From mboxrd@z Thu Jan  1 00:00:00 1970
Message-ID: <512FBFAE.1080005@xenomai.org>
Date: Thu, 28 Feb 2013 21:35:58 +0100
From: Gilles Chanteperdrix <gilles.chanteperdrix@xenomai.org>
MIME-Version: 1.0
References: <CAMJ=MEfo5EU2mnM4=JDNU4QXX00W=0aC2+m5LucPYiN39W5wcQ@mail.gmail.com>
	<512FB9B5.9040709@xenomai.org>
	<CAMJ=MEeO8P2tjcBR8bb907j5JOOXCY=n0=wcxUZALqDp-4JRJw@mail.gmail.com>
In-Reply-To: <CAMJ=MEeO8P2tjcBR8bb907j5JOOXCY=n0=wcxUZALqDp-4JRJw@mail.gmail.com>
Content-Type: text/plain; charset=UTF-8
Content-Transfer-Encoding: 7bit
Subject: Re: [Xenomai] Xenomai-forge: thread using 100% cpu load
List-Id: Discussions about the Xenomai project <xenomai.xenomai.org>
List-Unsubscribe: <http://www.xenomai.org/mailman/options/xenomai>,
	<mailto:xenomai-request@xenomai.org?subject=unsubscribe>
List-Archive: <http://www.xenomai.org/pipermail/xenomai>
List-Post: <mailto:xenomai@xenomai.org>
List-Help: <mailto:xenomai-request@xenomai.org?subject=help>
List-Subscribe: <http://www.xenomai.org/mailman/listinfo/xenomai>,
	<mailto:xenomai-request@xenomai.org?subject=subscribe>
To: Ronny Meeus <ronny.meeus@gmail.com>
Cc: xenomai@xenomai.org

On 02/28/2013 09:30 PM, Ronny Meeus wrote:

> On Thu, Feb 28, 2013 at 9:10 PM, Gilles Chanteperdrix
> <gilles.chanteperdrix@xenomai.org> wrote:
>> On 02/28/2013 08:19 PM, Ronny Meeus wrote:
>>
>>> Hello
>>>
>>> we are using the PSOS interface of Xenomai forge, running completely
>>> in user-space using the mercury code.
>>> We deploy our application on different processors, one product is
>>> running on PPC multicore (P4040, P4080, P4034) and another one on
>>> Cavium (8 core device).
>>> The Linux version we use is 2.6.32 but I would assume that this is not
>>> so relevant.
>>>
>>> Our Xenomai application is running on one of the cores (affinity is
>>> set), while the other cores are running other code.
>>>
>>> On both architectures we recently start to see issues that one thread
>>> is consuming 100% of the core on which the application is pinned.
>>> The thread that monopolizes the core is the thread internally used to
>>> manage the timers, running at the highest priority.
>>> The trigger for running into this behavior is currently unclear.
>>> If we only start a part of the application (platform management only),
>>> the issue is not observed.
>>> We see this on both an old version of Xenomai and a very recent one
>>> (pulled from the git repo yesterday).
>>>
>>> I will continue to debug this issue in the coming days and try isolate
>>> the code that is triggering it, but I can use hints from the
>>> community.
>>> Debugging is complex since once the load starts, the debugger is not
>>> reacting anymore.
>>> If I put breakpoints in the functions that are called when the timer
>>> expires (both oneshot and periodic), the process starts to clone
>>> itself and I endup with tens of them.
>>>
>>> Has anybody seen an issue like this before or does somebody has some
>>> hints on how to debug this problem?
>>
>>
>> First enable the watchdog.
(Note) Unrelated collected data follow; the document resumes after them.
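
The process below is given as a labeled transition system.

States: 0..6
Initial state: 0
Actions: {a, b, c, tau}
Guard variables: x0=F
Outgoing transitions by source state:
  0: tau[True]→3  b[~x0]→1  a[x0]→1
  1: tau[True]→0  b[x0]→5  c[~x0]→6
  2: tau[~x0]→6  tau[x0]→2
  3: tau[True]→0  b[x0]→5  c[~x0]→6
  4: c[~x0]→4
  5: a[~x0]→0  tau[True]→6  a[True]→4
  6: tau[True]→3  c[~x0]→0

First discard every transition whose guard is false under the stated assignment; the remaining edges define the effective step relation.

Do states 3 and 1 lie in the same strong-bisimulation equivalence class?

Refine partition for ~:
  P[0] = {{0,1,2,3,4,5,6}}
  P[1] = {{0},{1,3,6},{2},{4},{5}}
  P[2] = {{0},{1,3},{2},{4},{5},{6}}
6 equivalence class(es) (converged in 3)
class of 3: {1,3}; class of 1: {1,3}

Answer: BISIMILAR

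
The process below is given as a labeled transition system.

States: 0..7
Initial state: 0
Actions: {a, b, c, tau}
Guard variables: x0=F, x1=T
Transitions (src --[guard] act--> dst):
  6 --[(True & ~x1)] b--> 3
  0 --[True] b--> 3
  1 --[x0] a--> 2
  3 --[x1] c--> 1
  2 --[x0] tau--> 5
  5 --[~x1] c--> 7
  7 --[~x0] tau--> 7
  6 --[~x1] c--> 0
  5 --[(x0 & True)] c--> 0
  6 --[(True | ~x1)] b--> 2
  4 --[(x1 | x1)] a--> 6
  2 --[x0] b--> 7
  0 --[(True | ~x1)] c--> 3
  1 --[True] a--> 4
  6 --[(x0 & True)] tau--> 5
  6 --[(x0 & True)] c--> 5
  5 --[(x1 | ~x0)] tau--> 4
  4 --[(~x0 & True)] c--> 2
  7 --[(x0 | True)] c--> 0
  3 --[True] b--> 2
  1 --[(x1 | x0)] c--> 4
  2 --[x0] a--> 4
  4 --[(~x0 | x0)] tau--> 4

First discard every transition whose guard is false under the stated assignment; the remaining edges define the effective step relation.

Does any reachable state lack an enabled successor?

Answer: DEADLOCK at state 2

Analysis:
R = {0,1,2,3,4,6}
  0: b→3  c→3  [2 out]
  1: a→4  c→4  [2 out]
  2: ∅  [deadlock]
  3: b→2  c→1  [2 out]
  4: a→6  c→2  tau→4  [3 out]
  6: b→2  [1 out]
Path to 2: b·b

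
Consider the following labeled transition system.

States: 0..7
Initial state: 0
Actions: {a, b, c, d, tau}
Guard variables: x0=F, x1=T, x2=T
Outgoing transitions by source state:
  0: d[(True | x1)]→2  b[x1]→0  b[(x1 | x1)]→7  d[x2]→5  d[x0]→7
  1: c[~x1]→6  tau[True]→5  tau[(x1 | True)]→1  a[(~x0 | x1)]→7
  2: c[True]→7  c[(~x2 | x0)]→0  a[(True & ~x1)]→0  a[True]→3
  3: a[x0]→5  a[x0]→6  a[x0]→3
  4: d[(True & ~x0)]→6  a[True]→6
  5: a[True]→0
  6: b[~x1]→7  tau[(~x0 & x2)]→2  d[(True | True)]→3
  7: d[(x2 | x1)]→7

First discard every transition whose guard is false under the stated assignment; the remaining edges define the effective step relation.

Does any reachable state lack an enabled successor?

Answer: DEADLOCK at state 3

Trace:
Reachable = {0,2,3,5,7}
  0: b→0  b→7  d→2  d→5  [4 out]
  2: a→3  c→7  [2 out]
  3: ∅  [no exit]
  5: a→0  [1 out]
  7: d→7  [1 out]
Path to 3: d·a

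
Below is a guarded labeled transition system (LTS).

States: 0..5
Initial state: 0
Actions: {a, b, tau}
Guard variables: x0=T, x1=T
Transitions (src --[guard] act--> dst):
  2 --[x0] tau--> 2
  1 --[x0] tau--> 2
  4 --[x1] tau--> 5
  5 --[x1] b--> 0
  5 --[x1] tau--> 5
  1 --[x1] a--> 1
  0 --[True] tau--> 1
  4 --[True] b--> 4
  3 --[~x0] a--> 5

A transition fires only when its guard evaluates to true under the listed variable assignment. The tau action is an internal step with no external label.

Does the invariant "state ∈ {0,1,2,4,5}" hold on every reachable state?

Safe = {0,1,2,4,5}
R = {0,1,2}
  0: ok
  1: ok
  2: ok

Answer: INVARIANT HOLDS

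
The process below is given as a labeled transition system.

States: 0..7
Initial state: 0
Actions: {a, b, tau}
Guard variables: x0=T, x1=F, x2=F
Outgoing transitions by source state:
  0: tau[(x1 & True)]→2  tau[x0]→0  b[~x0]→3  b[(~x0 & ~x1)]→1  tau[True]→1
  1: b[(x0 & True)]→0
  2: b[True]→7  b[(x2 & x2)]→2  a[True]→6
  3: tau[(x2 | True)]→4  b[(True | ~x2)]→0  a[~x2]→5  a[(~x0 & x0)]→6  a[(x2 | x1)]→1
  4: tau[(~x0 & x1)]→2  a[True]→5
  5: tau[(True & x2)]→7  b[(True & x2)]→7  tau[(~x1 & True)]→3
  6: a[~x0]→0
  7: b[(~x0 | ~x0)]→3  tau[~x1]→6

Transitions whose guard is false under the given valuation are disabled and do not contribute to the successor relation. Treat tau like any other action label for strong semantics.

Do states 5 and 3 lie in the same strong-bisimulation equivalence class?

Answer: NOT BISIMILAR

Trace:
Bisimulation quotient by refinement:
  π0 = {{0,1,2,3,4,5,6,7}}
  π1 = {{0,5,7},{1},{2},{3},{4},{6}}
  π2 = {{0},{1},{2},{3},{4},{5},{6},{7}}
Fixed point at round 3; 8 class(es).
5∈{5}, 3∈{3}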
It will send a signal to the application when
>> detecting a problem, then you can use the watchdog to trigger an I-pipe
>> tracer trace when the bug happens. You will probably have to increase
>> the watchdog polling frequency, in order to have a meaningful trace.
>>
>> --
>>                                                                 Gilles.
> 
> Gilles,
> 
> We are running completely in user-space (mercury) .


cobalt also runs in user-space.

> I thought that the watchdog and I-pipe tracer are only relevant when
> using the cobalt code.
> In case my assumption is wrong, please correct me and let me know how
> to enable it.


Yes, if you are using plain linux, there are even more tools to debug
the problem:
- you can enable RT throttling to avoid the machine lockup by the buggy
thread
- you can enable the kernel detection for just your case
(CONFIG_LOCKUP_DETECTOR)
- if you are on x86 you can use the NMI watchdog
- you can use FTRACE instead of the I-pipe tracer
- or you can decide to compile the kernel with CONFIG_IPIPE and
CONFIG_IPIPE_TRACE to use the I-pipe tracer without Xenomai.
- maybe xenomai-forge's "slackspot" tool works for mecury?


-- 
                                                                Gilles.